Water: Water Quality Standards
[Why are WQS Important?] [WQS Review and Revision] [Role of the Public] [Designated Uses] [Water Quality Criteria] [Antidegradation] [General Policies] [Indian Tribe Participation] [WQS Program History]
Water Quality Standards protect uses of water bodies including streams and wetlands. Find out more about these types of waters here!
The water quality standards regulation requires that States and authorized Indian Tribes specify appropriate water uses to be achieved and protected. Appropriate uses are identified by taking into consideration the use and value of the water body for public water supply, for protection of fish, shellfish, and wildlife, and for recreational, agricultural, industrial, and navigational purposes.

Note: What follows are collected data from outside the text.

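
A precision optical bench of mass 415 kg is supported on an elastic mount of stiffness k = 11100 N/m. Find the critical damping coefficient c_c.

c_c = 2√(k·m) = 2√(11100 × 415) = 2 × 2146 = 4293 N·s/m.

4290 N·s/m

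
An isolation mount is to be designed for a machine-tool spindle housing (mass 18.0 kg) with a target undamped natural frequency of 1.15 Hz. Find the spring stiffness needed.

ω_n = 2πf_n = 2π × 1.15 = 7.226 rad/s.
k = m·ω_n² = 18.0 × 7.226² = 18.0 × 52.21 = 939.8 N/m.

940 N/m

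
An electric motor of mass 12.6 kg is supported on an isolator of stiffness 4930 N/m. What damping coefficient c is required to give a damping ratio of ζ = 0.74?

369 N·s/m

c_c = 2√(k·m) = 2√(4930 × 12.6) = 498.5 N·s/m.
c = ζ·c_c = 0.74 × 498.5 = 368.9 N·s/m.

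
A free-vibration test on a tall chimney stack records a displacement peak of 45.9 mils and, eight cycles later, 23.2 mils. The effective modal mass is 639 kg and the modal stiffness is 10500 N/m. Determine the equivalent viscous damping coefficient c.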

In designating uses for a water body, States and Tribes examine the suitability of a water body for the uses based on the physical, chemical, and biological characteristics of the water body, its geographical setting and scenic qualities, and economic considerations. Each water body does not necessarily require a unique set of uses. Instead, the characteristics necessary to support a use can be identified so that water bodies having those characteristics can be grouped together as supporting particular uses.
Where water quality standards specify designated uses less than those which are presently being attained, the State or Tribe is required to revise its standards to reflect the uses actually being attained.
A use attainability analysis must be conducted for any water body with designated uses that do not include the "fishable/swimmable" goal uses identified in the section 101(a)(2) of the Act. Such water bodies must be reexamined every three years to determine if new information has become available that would warrant a revision of the standard. If new information indicates that "fishable/swimmable" uses can be attained, such uses must be designated.